The co-founders of Rubrik
Rubrik, the cybersecurity software startup Microsoft invested at a valuation of $4 billion in 2021, and plans to go public in New York as early as April as it handles a U.S. fraud investigation into one of its former employees, according to people familiar with the matter.
The investigation, which has not previously been reported, is being conducted by the U.S. Department of Justice and focuses on an individual who worked for Rubrik’s sales department, two sources said.
The DOJ is investigating whether the former employee diverted money paid by the U.S. government for 110 contracts with Rubrik to an operating entity he created, one of the sources said. The source said the contracts were worth a total of $46 million, but did not reveal the amount the employee allegedly diverted.
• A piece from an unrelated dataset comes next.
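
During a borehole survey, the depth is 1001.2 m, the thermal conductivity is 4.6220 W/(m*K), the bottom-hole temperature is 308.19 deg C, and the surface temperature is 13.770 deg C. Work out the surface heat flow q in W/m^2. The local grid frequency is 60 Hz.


Step 1: grad = (T_d - T_surf)/d * 1000 = (308.19 - 13.77)/1001.2 * 1000 = 294.0671 deg C/km
Step 2: q = k * grad / 1000 = 4.622 * 294.0671 / 1000 = 1.3592 W/m^2
q = 1.3592 W/m^2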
Rubrik is cooperating with the investigation and hopes it will be completed by the end of March so it can launch its initial public offering (IPO), the sources said. If successful, Rubrik, which has already confidentially registered the IPO with the U.S. Securities and Exchange Commission, will be a publicly traded company as early as April, the sources said.
The sources requested anonymity because the matter is confidential. Rubrik declined to comment, while the Justice Department and Microsoft did not immediately respond to requests for comment.
Reuters reported this last year Goldman Sachs, Barclays And Citi Group would lead Rubrik’s IPO as underwriters.
Founded in 2014 by venture capitalist Bipul Sinha, Rubrik makes cloud-based ransomware protection and data backup software. The company serves more than 5,000 business customers, including Nvidia And DIY store.
Rubrik generates annual recurring revenues of more than $600 million, with total revenue growing at a high rate of several percent, according to the sources.
According to PitchBook, the company has raised more than $1 billion in equity and debt to date from investors including Greylock Partners and Lightspeed Venture Partners.
The US IPO market has yet to recover from two years of subdued activity. Arc’teryx maker Amer Sports priced its $1.375 billion offering below its stated price range this week, after BrightSpring Health Services also discounted its IPO last week.